The committee also considered the following bills:

  • SB 68 by Sen. Judith Zaffirini (D-El Paso), which would allow up to two excused absences per year for a student to attend a career investigation day during the student’s junior and senior year in high school.
  • SB 891 by Zaffirini, which would require a school district to excuse a student from school for a maximum of five days per school year to receive mental health treatment. The bill allows a district to require the student to provide previous documentation or be seen by a school counselor or similar district professional with written consent from a parent or guardian. Sen. Zaffirini submitted a committee substitute which she explained was simply a draft prepared by the Texas Legislative Council, who serve as the official legislative drafting attorneys for the legislature.
  • SB 133 by Sen. Royce West (D-Dallas), which would prohibit a school resource officer from restraining or using a chemical irritant spray on a student 10 years of age or younger unless that student poses a serious risk of harm to the student or another person.
  • SB 294 by Sen. Nathan Johnson (D-Dallas), which would allow schools to adopt a policy on the maintenance and administration of medication for respiratory distress, including training and policies for providing medication for respiratory distress to a student who has not been diagnosed with a respiratory condition.

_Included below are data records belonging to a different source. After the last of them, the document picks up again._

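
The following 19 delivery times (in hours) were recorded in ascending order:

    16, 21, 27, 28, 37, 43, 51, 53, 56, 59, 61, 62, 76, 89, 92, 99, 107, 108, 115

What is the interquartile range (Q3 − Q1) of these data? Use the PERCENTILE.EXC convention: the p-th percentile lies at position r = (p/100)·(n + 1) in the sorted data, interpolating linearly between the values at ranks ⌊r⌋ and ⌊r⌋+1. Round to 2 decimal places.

n = 19.
P25: r = 5 (integer) → 37.
P75: r = 15 (integer) → 92.
Difference: 92 − 37 = 55.

55.00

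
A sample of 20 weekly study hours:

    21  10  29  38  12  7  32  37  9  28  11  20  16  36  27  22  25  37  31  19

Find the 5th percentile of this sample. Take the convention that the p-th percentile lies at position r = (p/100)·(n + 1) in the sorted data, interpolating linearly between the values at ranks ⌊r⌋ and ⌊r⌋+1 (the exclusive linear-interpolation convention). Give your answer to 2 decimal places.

7.10

Sorted: 7, 9, 10, 11, 12, 16, 19, 20, 21, 22, 25, 27, 28, 29, 31, 32, 36, 37, 37, 38.
n = 20.
r = (5/100)·(20 + 1) = 1.05.
Rank 1 is 7 and rank 2 is 9.
Interpolate: 7 + 0.05·(9 − 7) = 7 + 0.05·2 = 7.1.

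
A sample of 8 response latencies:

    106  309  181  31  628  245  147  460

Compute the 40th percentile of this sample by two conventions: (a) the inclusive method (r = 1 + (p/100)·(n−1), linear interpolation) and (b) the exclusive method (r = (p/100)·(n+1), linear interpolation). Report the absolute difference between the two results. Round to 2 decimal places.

Sorted: 31, 106, 147, 181, 245, 309, 460, 628.
n = 8.
(a) r = 3.8; between ranks 3 (147) and 4 (181): 174.2.
(b) r = 3.6; between ranks 3 (147) and 4 (181): 167.4.
|174.2 − 167.4| = 6.8.

6.80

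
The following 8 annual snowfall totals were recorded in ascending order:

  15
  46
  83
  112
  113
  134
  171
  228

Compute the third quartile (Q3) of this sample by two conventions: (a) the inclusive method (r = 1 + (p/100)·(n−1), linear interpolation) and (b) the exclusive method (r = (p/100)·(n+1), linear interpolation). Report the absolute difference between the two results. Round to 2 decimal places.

n = 8.
(a) r = 6.25; between ranks 6 (134) and 7 (171): 143.25.
(b) r = 6.75; between ranks 6 (134) and 7 (171): 161.75.
|143.25 − 161.75| = 18.5.

18.50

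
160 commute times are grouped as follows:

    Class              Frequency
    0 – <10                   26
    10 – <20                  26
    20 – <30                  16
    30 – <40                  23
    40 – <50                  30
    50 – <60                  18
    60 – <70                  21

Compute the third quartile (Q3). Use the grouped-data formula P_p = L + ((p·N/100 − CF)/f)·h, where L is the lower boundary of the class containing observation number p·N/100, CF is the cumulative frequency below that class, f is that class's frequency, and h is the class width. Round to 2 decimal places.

N = 160; target position k = 75/100 · 160 = 120.
Cumulative frequencies: 26, 52, 68, 91, 121, 139, 160.
Observation 120 falls in the class 40 – <50.
L = 40, CF = 91, f = 30, h = 10.
P75 = 40 + ((120 − 91)/30)·10 = 40 + 9.66667 = 49.6667.

49.67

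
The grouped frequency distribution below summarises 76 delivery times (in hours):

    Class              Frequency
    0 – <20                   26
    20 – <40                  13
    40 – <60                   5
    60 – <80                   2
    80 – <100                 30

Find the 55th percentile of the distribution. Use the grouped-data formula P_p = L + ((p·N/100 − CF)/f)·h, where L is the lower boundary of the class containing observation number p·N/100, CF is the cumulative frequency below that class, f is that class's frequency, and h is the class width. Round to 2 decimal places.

N = 76; target position k = 55/100 · 76 = 41.8.
Cumulative frequencies: 26, 39, 44, 46, 76.
Observation 41.8 falls in the class 40 – <60.
L = 40, CF = 39, f = 5, h = 20.
P55 = 40 + ((41.8 − 39)/5)·20 = 40 + 11.2 = 51.2.

51.20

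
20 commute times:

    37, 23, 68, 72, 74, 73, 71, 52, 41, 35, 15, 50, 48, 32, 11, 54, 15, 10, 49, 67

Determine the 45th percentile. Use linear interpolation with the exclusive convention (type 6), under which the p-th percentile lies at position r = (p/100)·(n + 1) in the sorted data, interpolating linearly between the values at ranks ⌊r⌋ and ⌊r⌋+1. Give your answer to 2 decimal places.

44.15

Sorted: 10, 11, 15, 15, 23, 32, 35, 37, 41, 48, 49, 50, 52, 54, 67, 68, 71, 72, 73, 74.
n = 20.
r = (45/100)·(20 + 1) = 9.45.
Rank 9 is 41 and rank 10 is 48.
Interpolate: 41 + 0.45·(48 − 41) = 41 + 0.45·7 = 44.15.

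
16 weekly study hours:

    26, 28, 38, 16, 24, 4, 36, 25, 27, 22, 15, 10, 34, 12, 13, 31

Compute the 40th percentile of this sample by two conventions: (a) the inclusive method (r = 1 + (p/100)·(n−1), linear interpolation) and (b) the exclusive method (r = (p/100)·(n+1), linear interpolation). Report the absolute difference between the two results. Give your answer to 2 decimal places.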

The bill includes a reporting framework following the administration of this medication. Johnson submitted a committee substitute that clarifies that this is not a mandatory policy.
  • SB 629 by Sen. Jose Menendez (D-San Antonio), which would add a similar policy on the maintenance and administration of opioid antagonists for use on a person experiencing an opioid-related drug overdose. Sen. Menendez indicated he is working on a committee substitute that will include provisions for parental informed consent.
  • SB 357 by Sen. Bob Hall (R-Edgewood), which would permit a school district board of trustees to allow an honorably retired police officer to serve as an armed guard on school premises. Current law permits a board to allow a commissioned peace officer to serve as an armed guard. Hall indicated his office is working on language to ensure that a participating retiree is up-to-date on training.